Sind die Filmstudentinnen und -studenten an der Fachhochschule (1) für den Einstieg in den Audiovisionsbereich gerüstet? Bereitet die Ausbildung im Bachelor- und im Master-Lehrgang sie auf ein Leben nach der geschützten Studienzeit vor?

Die Besonderheit der Schweiz ist, dass sie keine Filmschulen mit spezifischen Ausbildungsrichtungen kennt. Die Filmabteilungen sind alle einer Kunsthochschule angegliedert, die auch andere Studienrichtungen anbietet, und ihre Besonderheit ist, dass sie sich mit Film generalistisch auseinandersetzen. Das heisst, die Studenten lernen Filme­machen und erwerben damit die nötigen technischen Fertigkeiten, um sich entfalten und ausdrücken zu können. Zwar verlassen unsere Studentinnen und Studenten ihren BA-Studiengang nicht als Cutter, Kamerafrau, Drehbuchautor oder Tontechnikerin (im Masterlehrgang gibt es zwar einige Spezialisierungen), doch jede und jeder beherrscht die Ton- und Bildaufnahme, das Schreiben von Texten und Drehbüchern, das Editing und die Planung der Postproduktion. Als übergeordnetes Ziel sollen die Studenten in der heutigen Welt Fuss fassen und die Fähigkeit entwickeln, diese mit kreativen, innovativen, klaren und fantasievollen Geschichten zu bereichern. Um dann mit ihren Filmen eine schöpferische Praxis und eine Reflexion zum Ausdruck zu bringen, die, inmitten der audiovisuellen Flut, von ihrer Verantwortung als Citoyens zeugt. 

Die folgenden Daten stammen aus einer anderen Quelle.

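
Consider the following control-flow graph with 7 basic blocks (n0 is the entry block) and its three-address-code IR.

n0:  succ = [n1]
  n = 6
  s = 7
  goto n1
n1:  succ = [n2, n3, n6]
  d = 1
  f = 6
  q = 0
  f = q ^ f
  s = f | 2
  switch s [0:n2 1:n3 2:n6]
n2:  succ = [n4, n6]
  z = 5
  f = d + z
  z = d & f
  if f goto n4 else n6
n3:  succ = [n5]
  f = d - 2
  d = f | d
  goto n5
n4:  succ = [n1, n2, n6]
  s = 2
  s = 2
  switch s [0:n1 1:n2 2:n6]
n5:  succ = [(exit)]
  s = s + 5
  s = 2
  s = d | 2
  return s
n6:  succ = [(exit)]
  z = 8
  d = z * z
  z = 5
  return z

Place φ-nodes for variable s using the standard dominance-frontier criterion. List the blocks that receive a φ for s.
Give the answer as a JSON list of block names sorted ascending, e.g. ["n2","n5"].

Answer: ["n1", "n2", "n6"]

Derivation:
idom tree: n1←n0 n2←n1 n3←n1 n4←n2 n5←n3 n6←n1
Dom∩ at merges:
  n1: preds {n0,n4}: {n0} ∩ {n0,n1,n2,n4} = {n0}; idom=n0
  n2: preds {n1,n4}: {n0,n1} ∩ {n0,n1,n2,n4} = {n0,n1}; idom=n1
  n6: preds {n1,n2,n4}: {n0,n1} ∩ {n0,n1,n2} ∩ {n0,n1,n2,n4} = {n0,n1}; idom=n1

DF walk-up:
  n1←n0: walk · to n0
  n1←n4: walk n4→n2→n1 to n0
  n2←n1: walk · to n1
  n2←n4: walk n4→n2 to n1
  n6←n1: walk · to n1
  n6←n2: walk n2 to n1
  n6←n4: walk n4→n2 to n1
  n0 → ∅
  n1 → {n1}
  n2 → {n1,n2,n6}
  n3 → ∅
  n4 → {n1,n2,n6}
  n5 → ∅
  n6 → ∅

φ for s: defs {n0,n1,n4,n5}
  DF⁺ = {n1,n2,n6}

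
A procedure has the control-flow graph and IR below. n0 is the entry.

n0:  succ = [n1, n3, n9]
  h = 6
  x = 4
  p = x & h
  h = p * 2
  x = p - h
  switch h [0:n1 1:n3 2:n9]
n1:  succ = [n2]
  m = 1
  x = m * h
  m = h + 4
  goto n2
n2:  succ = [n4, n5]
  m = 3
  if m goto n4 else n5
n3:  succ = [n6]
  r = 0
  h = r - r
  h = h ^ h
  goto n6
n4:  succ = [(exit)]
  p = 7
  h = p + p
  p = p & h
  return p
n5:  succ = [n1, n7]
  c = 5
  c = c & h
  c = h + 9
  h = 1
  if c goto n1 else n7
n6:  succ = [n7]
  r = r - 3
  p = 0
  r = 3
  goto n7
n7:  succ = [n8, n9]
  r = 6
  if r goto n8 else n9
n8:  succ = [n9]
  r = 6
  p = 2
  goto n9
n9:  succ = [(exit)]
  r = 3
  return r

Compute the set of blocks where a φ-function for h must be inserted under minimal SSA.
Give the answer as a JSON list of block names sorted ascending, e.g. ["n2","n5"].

idom tree: n1←n0 n2←n1 n3←n0 n4←n2 n5←n2 n6←n3 n7←n0 n8←n7 n9←n0
Join-block Dom:
  n1: preds {n0,n5}: {n0} ∩ {n0,n1,n2,n5} = {n0}; idom=n0
  n7: preds {n5,n6}: {n0,n1,n2,n5} ∩ {n0,n3,n6} = {n0}; idom=n0
  n9: preds {n0,n7,n8}: {n0} ∩ {n0,n7} ∩ {n0,n7,n8} = {n0}; idom=n0

Frontier:
  join n1 pred n0: · stop@n0
  join n1 pred n5: n5→n2→n1 stop@n0
  join n7 pred n5: n5→n2→n1 stop@n0
  join n7 pred n6: n6→n3 stop@n0
  join n9 pred n0: · stop@n0
  join n9 pred n7: n7 stop@n0
  join n9 pred n8: n8→n7 stop@n0
  n0 → ∅
  n1 → {n1,n7}
  n2 → {n1,n7}
  n3 → {n7}
  n4 → ∅
  n5 → {n1,n7}
  n6 → {n7}
  n7 → {n9}
  n8 → {n9}
  n9 → ∅

φ for h: defs {n0,n3,n4,n5}
  DF⁺ = {n1,n7,n9}

Answer: ["n1", "n7", "n9"]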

Schön und gut, aber gibt es nicht zu viele Schulen, die zu viele Diplome an junge Studenten vergeben, von denen manche keine Arbeit finden werden?

Absolut nicht. Es gibt durchaus ein Leben nach der Schule: glückliche Fügungen, weiterführende Wege, Berufskarrieren, die sich den Absolventen eröffnen oder die sie sich in einem Markt – der zugegebenermassen eher klein ist – selber aufbauen. Ist der Markt denn wirklich gesättigt? Bedauert man nicht vielmehr, dass es bei uns in der Westschweiz wie auch jenseits unserer Grenzen zu wenig Cutterinnen und Cutter und zu wenig Techniker mit spezifischer Ausbildung und Erfahrung gibt? Eine statistische Untersuchung wäre angebracht und könnte als Basis für eine gut dokumentierte Bestandesaufnahme dienen.

Fakt ist: Christi Puiu präsentierte dieses Jahr «Sieranevada» in Cannes; er ist einer der bedeutendsten Vertreter des neuen rumänischen Kinos und wurde an der Ecole d’Art in Genf ausgebildet. Von den zahlreichen Abgängern in letzter Zeit sei Basil da Cunha erwähnt. Noch vor Erhalt seines Diploms realisierte er Filme, die schon bald die Aufmerksamkeit internationaler Festivals erregten. Im Moment dreht er die zweite Staffel einer Fernsehserie. Sergio Da Costa und Maya Kosa machen seit fast zehn Jahren Filme, die regelmässig an europäischen Festivals vorgeführt werden. Beispielsweise «Rio Corgo», ihr jüngster Essay im Spannungsfeld zwischen Dokumentarfilm und Fiktion. Er wurde vielerorts gelobt und sogar in The Hollywood Reporter besprochen! Sophie Perrier arbeitet fest im Team von Fonction:Cinéma in Genf und plant nebenbei einen abendfüllenden Film. Ulrich Fischer hat seit Ende der 90er-Jahre seine eigenen Produktionsstrukturen  geschaffen und ist ein Vorreiter der digitalen und interaktiven Gestaltung städtischen Raums. Jean-François Vercasson hat zehn Episoden einer Serie vorbereitet, die am Festival Tous Ecrans 2016 gezeigt wurde und für das Fernsehen bestimmt ist. Alice Riva arbeitete auf dem Set des neusten, wunderbaren Films «Cemetery of Splendour» von Apichatpong Weerasethakul, der unserem Departement nahesteht, während Aurélie Mertenat Yves Yersin bei seinem letzten Film, «Tableau Noir», assistierte. Andere Absolventen unserer Schule spezia­lisieren sich auf unterschiedlichste technische Bereiche oder arbeiten als Programmgestalter, soziokulturelle Animatoren oder Lehrkräfte in verschiedenen Institutionen.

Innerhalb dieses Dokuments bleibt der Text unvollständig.